More Cuts to Universities On The Horizon

Duchesne Unable to Deny Further Shrink in Budget

The third of four thematic meetings leading towards next month’s province-wide summit on higher education began on an ambiguous note.

The meeting took place on Jan. 17 and 18 at Université de Sherbrooke.

At a press conference held prior to the meeting, Minister of Higher Education, Research, Science and Technology Pierre Duchesne was asked repeatedly whether the $124 million cuts imposed on universities in December would continue next year.

He approached the questions carefully, but didn’t deny that additional cuts were likely coming.

“We’ll have to see,” said Duchesne. “Will it be recurring, will it be whole, or in part?”

He did not specify the magnitude of the potential 2013-2014 cuts.

“We have to get to zero deficit,” he continued. “When we’ve determined what [the student contribution] will be, we can add and subtract.”

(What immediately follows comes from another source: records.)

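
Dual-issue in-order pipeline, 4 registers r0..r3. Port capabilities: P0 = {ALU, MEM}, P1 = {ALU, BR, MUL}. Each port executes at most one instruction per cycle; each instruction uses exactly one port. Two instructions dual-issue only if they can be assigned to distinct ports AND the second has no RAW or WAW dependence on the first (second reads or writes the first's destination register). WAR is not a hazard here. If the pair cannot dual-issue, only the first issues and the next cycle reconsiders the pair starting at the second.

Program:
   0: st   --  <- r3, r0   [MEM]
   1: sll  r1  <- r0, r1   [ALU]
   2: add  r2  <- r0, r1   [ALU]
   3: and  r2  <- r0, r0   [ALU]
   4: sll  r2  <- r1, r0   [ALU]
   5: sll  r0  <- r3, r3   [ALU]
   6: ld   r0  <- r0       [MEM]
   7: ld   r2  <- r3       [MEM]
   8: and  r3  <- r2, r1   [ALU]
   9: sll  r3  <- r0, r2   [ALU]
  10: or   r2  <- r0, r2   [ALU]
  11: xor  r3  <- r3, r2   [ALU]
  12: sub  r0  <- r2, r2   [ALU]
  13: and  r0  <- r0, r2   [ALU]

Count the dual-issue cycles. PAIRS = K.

PAIRS = 4

  cy0 -> i0,i1 (st.MEM+sll.ALU) pair
  cy1 -> i2 (add.ALU) WAW r2
  cy2 -> i3 (and.ALU) WAW r2
  cy3 -> i4,i5 (sll.ALU+sll.ALU) pair
  cy4 -> i6 (ld.MEM) no-port MEM/MEM
  cy5 -> i7 (ld.MEM) RAW r2
  cy6 -> i8 (and.ALU) WAW r3
  cy7 -> i9,i10 (sll.ALU+or.ALU) pair
  cy8 -> i11,i12 (xor.ALU+sub.ALU) pair
  cy9 -> i13 (and.ALU) tail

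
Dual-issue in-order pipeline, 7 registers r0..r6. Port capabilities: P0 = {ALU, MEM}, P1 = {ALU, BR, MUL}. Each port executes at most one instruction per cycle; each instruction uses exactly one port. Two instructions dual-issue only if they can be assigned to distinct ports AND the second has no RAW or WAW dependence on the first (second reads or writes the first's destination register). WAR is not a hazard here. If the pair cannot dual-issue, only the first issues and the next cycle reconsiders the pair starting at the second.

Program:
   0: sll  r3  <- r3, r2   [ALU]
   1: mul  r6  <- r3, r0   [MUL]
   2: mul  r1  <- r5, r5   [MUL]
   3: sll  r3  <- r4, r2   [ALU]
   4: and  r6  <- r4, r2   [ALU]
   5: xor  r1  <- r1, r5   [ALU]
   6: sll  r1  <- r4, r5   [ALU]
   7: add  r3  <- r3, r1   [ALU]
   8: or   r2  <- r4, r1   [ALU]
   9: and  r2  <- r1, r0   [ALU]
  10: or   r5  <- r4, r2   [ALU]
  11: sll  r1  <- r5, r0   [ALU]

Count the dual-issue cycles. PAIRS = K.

PAIRS = 3

[0] i0  sll  -- RAW r3
[1] i1  mul  -- no-port MUL/MUL
[2] i2/i3  mul;sll  -- dual
[3] i4/i5  and;xor  -- dual
[4] i6  sll  -- RAW r1
[5] i7/i8  add;or  -- dual
[6] i9  and  -- RAW r2
[7] i10  or  -- RAW r5
[8] i11  sll  -- tail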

Duchesne’s words confirmed what was recently alluded to by Concordia administrators in a series of public meetings —that, even though 2013-2014 budget currently promises a small re-investment, the Parti Québécois will announce more cuts next year.

On Nov. 14, Concordia’s interim-Provost Lisa Ostiguy referenced a recent meeting between Concordia administrators and the government in which these cuts were discussed.

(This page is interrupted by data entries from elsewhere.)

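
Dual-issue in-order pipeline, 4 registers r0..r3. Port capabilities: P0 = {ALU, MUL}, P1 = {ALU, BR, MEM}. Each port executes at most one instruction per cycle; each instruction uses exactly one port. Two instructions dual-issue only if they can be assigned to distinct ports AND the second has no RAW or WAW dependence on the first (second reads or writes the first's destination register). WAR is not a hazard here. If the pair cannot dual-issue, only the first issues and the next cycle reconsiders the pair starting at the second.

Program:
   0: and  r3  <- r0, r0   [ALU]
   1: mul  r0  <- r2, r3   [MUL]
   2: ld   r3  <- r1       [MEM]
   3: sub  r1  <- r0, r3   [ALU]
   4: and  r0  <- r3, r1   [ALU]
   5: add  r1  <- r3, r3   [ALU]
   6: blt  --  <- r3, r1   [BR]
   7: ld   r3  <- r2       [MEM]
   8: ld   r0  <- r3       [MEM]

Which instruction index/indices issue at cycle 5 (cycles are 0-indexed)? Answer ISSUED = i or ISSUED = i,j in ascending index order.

ISSUED = 7

c0: i0 and.ALU  RAW r3
c1: i1,i2 mul.MUL;ld.MEM  pair
c2: i3 sub.ALU  RAW r1
c3: i4,i5 and.ALU;add.ALU  pair
c4: i6 blt.BR  no-port BR/MEM
c5: i7 ld.MEM  no-port MEM/MEM
c6: i8 ld.MEM  tail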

“We have to get to zero deficit. When we’ve determined what [the student contribution] will be, we can add and subtract.”
—Pierre Duchesne, Minister of Higher Education, Research, Science and Technology

Underfinancing or Mismanagement?

The issue of under-financing was hotly debated at the meeting.

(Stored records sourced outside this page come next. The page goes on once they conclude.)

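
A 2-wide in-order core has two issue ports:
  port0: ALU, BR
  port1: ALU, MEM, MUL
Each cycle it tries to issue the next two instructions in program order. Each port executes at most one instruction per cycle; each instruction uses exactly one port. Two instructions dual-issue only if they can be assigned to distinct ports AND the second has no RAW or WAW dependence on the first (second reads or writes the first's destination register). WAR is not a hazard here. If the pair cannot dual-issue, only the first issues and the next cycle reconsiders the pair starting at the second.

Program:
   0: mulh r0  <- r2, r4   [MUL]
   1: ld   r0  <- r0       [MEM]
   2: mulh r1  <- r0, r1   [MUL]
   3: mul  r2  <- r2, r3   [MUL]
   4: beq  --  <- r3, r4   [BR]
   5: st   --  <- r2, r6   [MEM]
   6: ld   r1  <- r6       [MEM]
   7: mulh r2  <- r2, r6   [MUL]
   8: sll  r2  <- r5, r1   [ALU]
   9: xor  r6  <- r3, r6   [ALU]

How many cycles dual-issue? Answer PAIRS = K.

  cy0 -> i0 (mulh) no-port MUL/MEM
  cy1 -> i1 (ld) no-port MEM/MUL
  cy2 -> i2 (mulh) no-port MUL/MUL
  cy3 -> i3&i4 (mul;beq) dual
  cy4 -> i5 (st) no-port MEM/MEM
  cy5 -> i6 (ld) no-port MEM/MUL
  cy6 -> i7 (mulh) WAW r2
  cy7 -> i8&i9 (sll;xor) dual

PAIRS = 2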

The Conference of Rectors and Principals of Quebec Universities claimed that Quebec Universities are under financed by $850 million dollars, compared to other provinces’ universities.

Others, including the Fédération étudiante universitaire du Québec, rejected the number, saying that poor management of funds and insufficient oversight are bigger problems.

The FEUQ, the union of Quebec professors and the union federation CSN called for changes in the university funding model itself—that pays out to universities on a per-student basis—on grounds that it created undue competition between universities and fostered expensive, unnecessary expansion.

President Sylvie Beauchamp of the Université du Québec network contested this, saying that expansion was necessary to respond to Quebec’s growing higher education needs.

The Table de concertation étudiante du Québec suggested taxing businesses to raise funds, something the Quebec Employers Council opposed.